Ensemencement de typhlodromes
Depuis 1991 et l'arrêt des traitements acaricides, les parcelles du Domaine qui sont bordées de friches, de landes, de biotopes calcaires... ont vu revenir ces typhlodromes en masse. Suivant attentivement ces populations, Bruno Clavelier n'a plus besoin de loupe binoculaire pour les observer et constate qu'à « chaque pic d'attaque, les typhlodromes réussissent à réguler les populations d'acariens ». Encouragé, il « démocratisa » cette lutte dans toutes ces parcelles. Désormais, on vient de Saône-et-Loire lorsqu'il rogne, pour ramener des fagots de vignes et ensemencer en typhlodromes les vignes du Sud de la Bourgogne. « Cela a été spectaculaire de voir comment un prédateur naturel pouvait coloniser et résoudre des problèmes. À la suite de cela, des études de toxicité ont été réalisées pour classifier les produits utilisés dans l'exploitation et qui tuaient les typhlodromes. On s'est aperçu que certains fongicides les tuaient aussi », se remémore-t-il.

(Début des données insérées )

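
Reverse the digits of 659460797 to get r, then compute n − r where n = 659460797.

-137604159

Reverse of 659460797 is 797064956.
659460797 − 797064956 = -137604159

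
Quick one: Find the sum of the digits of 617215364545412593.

73

6+1+7+2+1+5+3+6+4+5+4+5+4+1+2+5+9+3 = 73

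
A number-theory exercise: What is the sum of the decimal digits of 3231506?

20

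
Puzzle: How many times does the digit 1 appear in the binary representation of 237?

6

237 in base 2 is 11101101.
The digit 1 appears 6 times.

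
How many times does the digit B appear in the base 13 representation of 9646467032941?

9646467032941 in base 13 is 54C872649C5B.
The digit B appears 1 time.

1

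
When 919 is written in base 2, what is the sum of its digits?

7

919 in base 2 is 1110010111.
Digit sum: 1+1+1+0+0+1+0+1+1+1 = 7.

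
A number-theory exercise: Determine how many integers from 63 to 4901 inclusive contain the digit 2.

The integers in [63, 4901] that contain the digit 2: 72, 82, 92, 102, 112, 120, …, 4882, 4892.
2049 qualify.

2049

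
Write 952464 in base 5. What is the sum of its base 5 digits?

24

952464 in base 5 is 220434324.
Digit sum: 2+2+0+4+3+4+3+2+4 = 24.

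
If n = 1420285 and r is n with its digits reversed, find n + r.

Reverse of 1420285 is 5820241.
1420285 + 5820241 = 7240526

7240526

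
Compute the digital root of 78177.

3

7+8+1+7+7 = 30
3+0 = 3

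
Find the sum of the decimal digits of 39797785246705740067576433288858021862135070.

3+9+7+9+7+7+8+5+2+4+6+7+0+5+7+4+0+0+6+7+5+7+6+4+3+3+2+8+8+8+5+8+0+2+1+8+6+2+1+3+5+0+7+0 = 205

205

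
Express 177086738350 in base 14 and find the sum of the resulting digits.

67

177086738350 in base 14 is 87DCD31514.
Digit sum: 8+7+13+12+13+3+1+5+1+4 = 67.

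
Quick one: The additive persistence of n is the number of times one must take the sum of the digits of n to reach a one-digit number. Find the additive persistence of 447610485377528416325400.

3

447610485377528416325400 → 96 → 15 → 6 (3 steps)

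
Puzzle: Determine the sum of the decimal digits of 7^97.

376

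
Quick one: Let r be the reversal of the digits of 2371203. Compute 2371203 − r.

-650529

Reverse of 2371203 is 3021732.
2371203 − 3021732 = -650529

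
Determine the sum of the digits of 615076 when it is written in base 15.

615076 in base 15 is C23A1.
Digit sum: 12+2+3+10+1 = 28.

28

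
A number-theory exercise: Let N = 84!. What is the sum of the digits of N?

84! = 3314240134565353266999387579130131288000666286242049487118846032383059131291716864129885722968716753156177920000000000000000000
Sum of its 127 digits: 477.

477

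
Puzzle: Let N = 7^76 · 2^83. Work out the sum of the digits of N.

7^76 · 2^83 = 163282891011588813495685186074620508704970856184830133740858441550825839272895237962334208
Sum of its 90 digits: 404.

404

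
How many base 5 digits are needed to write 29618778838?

29618778838 in base 5 is 441124401410323, which has 15 digits.

15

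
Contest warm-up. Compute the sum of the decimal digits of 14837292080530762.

1+4+8+3+7+2+9+2+0+8+0+5+3+0+7+6+2 = 67

67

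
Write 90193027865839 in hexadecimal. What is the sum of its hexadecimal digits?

79

90193027865839 in base 16 is 5207B3631CEF.
Digit sum: 5+2+0+7+11+3+6+3+1+12+14+15 = 79.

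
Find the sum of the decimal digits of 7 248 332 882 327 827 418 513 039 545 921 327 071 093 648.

186

7+2+4+8+3+3+2+8+8+2+3+2+7+8+2+7+4+1+8+5+1+3+0+3+9+5+4+5+9+2+1+3+2+7+0+7+1+0+9+3+6+4+8 = 186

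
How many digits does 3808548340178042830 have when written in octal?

21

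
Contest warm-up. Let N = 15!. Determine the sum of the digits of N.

15! = 1307674368000
Sum of its 13 digits: 45.

45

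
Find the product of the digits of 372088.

3×7×2×0×8×8 = 0

0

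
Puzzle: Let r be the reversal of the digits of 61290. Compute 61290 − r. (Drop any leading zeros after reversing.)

52074

Reverse of 61290 is 9216.
61290 − 9216 = 52074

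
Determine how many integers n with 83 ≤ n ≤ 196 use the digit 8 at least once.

26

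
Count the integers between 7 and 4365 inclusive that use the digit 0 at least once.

1147

The integers in [7, 4365] that use the digit 0 at least once: 10, 20, 30, 40, 50, 60, …, 4350, 4360.
1147 qualify.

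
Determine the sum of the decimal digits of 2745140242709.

2+7+4+5+1+4+0+2+4+2+7+0+9 = 47

47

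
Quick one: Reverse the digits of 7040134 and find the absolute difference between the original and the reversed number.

Reverse of 7040134 is 4310407.
|7040134 − 4310407| = 2729727

2729727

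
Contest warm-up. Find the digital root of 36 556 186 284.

3+6+5+5+6+1+8+6+2+8+4 = 54
5+4 = 9

9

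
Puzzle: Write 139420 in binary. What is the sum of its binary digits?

6

139420 in base 2 is 100010000010011100.
Digit sum: 1+0+0+0+1+0+0+0+0+0+1+0+0+1+1+1+0+0 = 6.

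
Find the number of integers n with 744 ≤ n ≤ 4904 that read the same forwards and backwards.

65

The integers in [744, 4904] that read the same forwards and backwards: 747, 757, 767, 777, 787, 797, …, 4774, 4884.
65 qualify.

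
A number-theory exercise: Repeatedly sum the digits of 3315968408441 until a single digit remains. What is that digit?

2

3+3+1+5+9+6+8+4+0+8+4+4+1 = 56
5+6 = 11
1+1 = 2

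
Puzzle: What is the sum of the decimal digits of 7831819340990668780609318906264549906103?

188

7+8+3+1+8+1+9+3+4+0+9+9+0+6+6+8+7+8+0+6+0+9+3+1+8+9+0+6+2+6+4+5+4+9+9+0+6+1+0+3 = 188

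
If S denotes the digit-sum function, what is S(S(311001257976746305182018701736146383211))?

First digit sum: 140.
1+4+0 = 5.

5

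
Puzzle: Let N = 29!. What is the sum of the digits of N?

126

29! = 8841761993739701954543616000000
Sum of its 31 digits: 126.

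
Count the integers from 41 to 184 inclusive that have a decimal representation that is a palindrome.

15

The integers in [41, 184] that have a decimal representation that is a palindrome: 44, 55, 66, 77, 88, 99, …, 171, 181.
15 qualify.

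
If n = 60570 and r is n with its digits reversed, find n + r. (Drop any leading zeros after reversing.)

Reverse of 60570 is 7506.
60570 + 7506 = 68076

68076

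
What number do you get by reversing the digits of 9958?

Reversing 9958 gives 8599.

8599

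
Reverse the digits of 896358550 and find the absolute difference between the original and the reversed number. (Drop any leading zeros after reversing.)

Reverse of 896358550 is 55853698.
|896358550 − 55853698| = 840504852

840504852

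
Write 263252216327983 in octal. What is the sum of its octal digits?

85

263252216327983 in base 8 is 7366645665627457.
Digit sum: 7+3+6+6+6+4+5+6+6+5+6+2+7+4+5+7 = 85.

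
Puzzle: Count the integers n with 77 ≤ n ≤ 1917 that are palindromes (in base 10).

102

The integers in [77, 1917] that are palindromes (in base 10): 77, 88, 99, 101, 111, 121, …, 1771, 1881.
102 qualify.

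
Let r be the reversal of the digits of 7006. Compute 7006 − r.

999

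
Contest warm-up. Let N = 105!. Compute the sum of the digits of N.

105! = 1081396758240290900504101305800329649720646107774902579144176636573226531909905153326984536526808240339776398934872029657993872907813436816097280000000000000000000000000
Sum of its 169 digits: 648.

648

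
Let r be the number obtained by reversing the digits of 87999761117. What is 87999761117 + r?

159116561095

Reverse of 87999761117 is 71116799978.
87999761117 + 71116799978 = 159116561095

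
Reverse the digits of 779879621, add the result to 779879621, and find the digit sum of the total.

58

Reversal of 779879621 is 126978977; 779879621 + 126978977 = 906858598.
Digit sum of 906858598: 9+0+6+8+5+8+5+9+8 = 58.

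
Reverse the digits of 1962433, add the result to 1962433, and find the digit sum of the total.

Reversal of 1962433 is 3342691; 1962433 + 3342691 = 5305124.
Digit sum of 5305124: 5+3+0+5+1+2+4 = 20.

20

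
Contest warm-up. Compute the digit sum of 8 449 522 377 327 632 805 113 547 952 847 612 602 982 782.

8+4+4+9+5+2+2+3+7+7+3+2+7+6+3+2+8+0+5+1+1+3+5+4+7+9+5+2+8+4+7+6+1+2+6+0+2+9+8+2+7+8+2 = 196

196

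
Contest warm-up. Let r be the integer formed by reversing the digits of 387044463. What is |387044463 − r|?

22603680

Reverse of 387044463 is 364440783.
|387044463 − 364440783| = 22603680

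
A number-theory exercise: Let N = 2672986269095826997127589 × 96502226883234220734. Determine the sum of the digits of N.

2672986269095826997127589 × 96502226883234220734 = 257949127396055256951242729092379326787230326
Sum of its 45 digits: 207.

207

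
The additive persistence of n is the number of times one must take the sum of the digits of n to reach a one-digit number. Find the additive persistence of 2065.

2

2065 → 13 → 4 (2 steps)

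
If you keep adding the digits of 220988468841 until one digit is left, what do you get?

2+2+0+9+8+8+4+6+8+8+4+1 = 60
6+0 = 6

6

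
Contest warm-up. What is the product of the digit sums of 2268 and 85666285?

828

S(2268) = 2+2+6+8 = 18.
S(85666285) = 8+5+6+6+6+2+8+5 = 46.
18 · 46 = 828.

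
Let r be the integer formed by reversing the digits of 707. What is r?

Reversing 707 gives 707.

707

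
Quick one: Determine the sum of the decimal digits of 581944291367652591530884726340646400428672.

186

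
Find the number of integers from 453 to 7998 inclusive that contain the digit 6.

2816

The integers in [453, 7998] that contain the digit 6: 456, 460, 461, 462, 463, 464, …, 7986, 7996.
2816 qualify.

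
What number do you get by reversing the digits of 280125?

Reversing 280125 gives 521082.

521082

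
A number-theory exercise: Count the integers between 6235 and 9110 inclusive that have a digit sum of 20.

The integers in [6235, 9110] that have a digit sum of 20: 6239, 6248, 6257, 6266, 6275, 6284, …, 9083, 9092.
220 qualify.

220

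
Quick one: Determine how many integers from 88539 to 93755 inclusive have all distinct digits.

1624

The integers in [88539, 93755] that have all distinct digits: 89012, 89013, 89014, 89015, 89016, 89017, …, 93752, 93754.
1624 qualify.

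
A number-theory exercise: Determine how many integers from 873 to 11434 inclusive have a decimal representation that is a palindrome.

The integers in [873, 11434] that have a decimal representation that is a palindrome: 878, 888, 898, 909, 919, 929, …, 11311, 11411.
118 qualify.

118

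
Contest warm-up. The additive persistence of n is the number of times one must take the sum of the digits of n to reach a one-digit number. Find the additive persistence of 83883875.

2

83883875 → 50 → 5 (2 steps)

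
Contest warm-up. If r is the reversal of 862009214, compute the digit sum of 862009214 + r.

Reversal of 862009214 is 412900268; 862009214 + 412900268 = 1274909482.
Digit sum of 1274909482: 1+2+7+4+9+0+9+4+8+2 = 46.

46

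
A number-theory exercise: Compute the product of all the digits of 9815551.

9000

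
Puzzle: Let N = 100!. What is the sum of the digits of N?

648

100! = 93326215443944152681699238856266700490715968264381621468592963895217599993229915608941463976156518286253697920827223758251185210916864000000000000000000000000
Sum of its 158 digits: 648.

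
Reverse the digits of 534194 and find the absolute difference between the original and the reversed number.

42759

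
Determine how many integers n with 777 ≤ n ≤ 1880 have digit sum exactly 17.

The integers in [777, 1880] that have digit sum exactly 17: 782, 791, 809, 818, 827, 836, …, 1871, 1880.
82 qualify.

82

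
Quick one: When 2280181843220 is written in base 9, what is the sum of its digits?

60

2280181843220 in base 9 is 8058483365415.
Digit sum: 8+0+5+8+4+8+3+3+6+5+4+1+5 = 60.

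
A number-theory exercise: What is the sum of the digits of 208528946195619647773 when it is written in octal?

208528946195619647773 in base 8 is 26467535073546035010435.
Digit sum: 2+6+4+6+7+5+3+5+0+7+3+5+4+6+0+3+5+0+1+0+4+3+5 = 84.

84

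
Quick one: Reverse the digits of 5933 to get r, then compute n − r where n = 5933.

2538

Reverse of 5933 is 3395.
5933 − 3395 = 2538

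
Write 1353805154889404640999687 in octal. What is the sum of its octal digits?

1353805154889404640999687 in base 8 is 436533662541514530013234407.
Digit sum: 4+3+6+5+3+3+6+6+2+5+4+1+5+1+4+5+3+0+0+1+3+2+3+4+4+0+7 = 90.

90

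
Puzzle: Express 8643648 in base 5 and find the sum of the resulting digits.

24

8643648 in base 5 is 4203044043.
Digit sum: 4+2+0+3+0+4+4+0+4+3 = 24.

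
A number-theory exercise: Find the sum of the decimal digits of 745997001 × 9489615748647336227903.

138

745997001 × 9489615748647336227903 = 7079224889133282632654290518903
Sum of its 31 digits: 138.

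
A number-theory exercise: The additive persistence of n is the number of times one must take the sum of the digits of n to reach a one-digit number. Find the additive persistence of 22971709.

22971709 → 37 → 10 → 1 (3 steps)

3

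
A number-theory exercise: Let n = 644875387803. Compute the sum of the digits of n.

63

6+4+4+8+7+5+3+8+7+8+0+3 = 63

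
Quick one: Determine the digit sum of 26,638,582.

2+6+6+3+8+5+8+2 = 40

40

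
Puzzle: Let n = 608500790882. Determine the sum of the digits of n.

6+0+8+5+0+0+7+9+0+8+8+2 = 53

53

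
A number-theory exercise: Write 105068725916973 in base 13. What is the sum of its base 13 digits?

69

105068725916973 in base 13 is 4681C276C2270.
Digit sum: 4+6+8+1+12+2+7+6+12+2+2+7+0 = 69.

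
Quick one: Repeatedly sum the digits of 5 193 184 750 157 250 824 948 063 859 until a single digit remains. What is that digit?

5+1+9+3+1+8+4+7+5+0+1+5+7+2+5+0+8+2+4+9+4+8+0+6+3+8+5+9 = 129
1+2+9 = 12
1+2 = 3

3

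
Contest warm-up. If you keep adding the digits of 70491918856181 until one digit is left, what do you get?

5

7+0+4+9+1+9+1+8+8+5+6+1+8+1 = 68
6+8 = 14
1+4 = 5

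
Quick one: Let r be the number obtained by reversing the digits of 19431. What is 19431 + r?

32922

Reverse of 19431 is 13491.
19431 + 13491 = 32922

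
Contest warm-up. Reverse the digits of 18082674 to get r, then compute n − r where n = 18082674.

-29545407

Reverse of 18082674 is 47628081.
18082674 − 47628081 = -29545407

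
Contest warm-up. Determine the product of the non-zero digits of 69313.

6×9×3×1×3 = 486

486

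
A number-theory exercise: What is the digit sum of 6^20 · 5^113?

369

6^20 · 5^113 = 35207525105707051782994720561588853496859385927564289886504411697387695312500000000000000000000
Sum of its 95 digits: 369.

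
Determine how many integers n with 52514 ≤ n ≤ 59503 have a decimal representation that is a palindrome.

70

The integers in [52514, 59503] that have a decimal representation that is a palindrome: 52525, 52625, 52725, 52825, 52925, 53035, …, 59395, 59495.
70 qualify.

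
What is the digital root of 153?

1+5+3 = 9

9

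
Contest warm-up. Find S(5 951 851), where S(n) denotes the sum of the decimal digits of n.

5+9+5+1+8+5+1 = 34

34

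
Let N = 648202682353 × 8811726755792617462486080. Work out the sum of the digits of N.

165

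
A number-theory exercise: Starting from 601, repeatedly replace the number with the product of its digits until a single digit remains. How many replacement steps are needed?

601 → 0 (1 step)

1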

Fort de ce succès, il enchaîna avec les autres insectes nuisibles. « C'est souvent un cortège de prédateurs qui intervient », avant de lister « lézards, chauve-souris... » qui en fonction du stade s'occupent de la cicadelle et autres.
Artisans du vivant
Des observations qui ne doivent pas néanmoins masquer le fait que derrière, « on ne peut pas complètement se passer de traitements, mais en essayant de toujours se poser des questions sur l'équilibre de la plante quand on a un parasite », tempère-t-il. En perpétuelle réflexion, il « règle le tir doucement » et ses « connaissances progressent » ainsi. De nouvelles voies, ou plutôt « des choses qui ont fonctionné autrefois », qui nécessitent encore des explications du monde scientifique pour être pleinement acceptées. Certifier en biodynamie (Ecocert), « finalement le bio, c'est ce que faisait mon grand-père. Le travail agricole avec le cheval aussi. La pétrochimie a mis en péril la fertilité de nos sols. Il faut réagir, sans faire de polémique ou politique. Les agriculteurs ont une conscience professionnelle. En 10 ans, on peut dégrader les sols et cela a un coût ». Confronté à nouveau aux mondes végétal, minéral et animal, Bruno Clavelier l'admet : « on n’a pas toujours de réponses mais le vin est une forme de sensibilité. La biodynamie parle d'énergies et de forces de vie. Il faut donc solliciter nos sens sur le terrain pour notre métier et accepter que l'énergie vienne du soleil et s'organiser avec la lune. Il faut s'ouvrir à ces champs d'observation avec humilité car on a perdu beaucoup de savoir en ne regardant plus le paysage dans sa globalité. Nos sens se sont endormis avec le monde moderne. Finalement, nous ne sommes que des artisans du vivant » et le vin reste le reflet de cette vie.
Légende photo :
Du service Sage de la chambre d’Agriculture, François Kockmann et Bruno Clavelier, viticulteur à Vosne-Romanée, s’entretenaient longuement sur la qualité des eaux, qu’ils qualifiaient tous deux de « primordial » pour l’efficacité des traitements. Le Domaine du même nom récupère d’ailleurs les eaux de pluie dans une cuve enterrée pour ses préparations avant pulvérisation sur la vigne.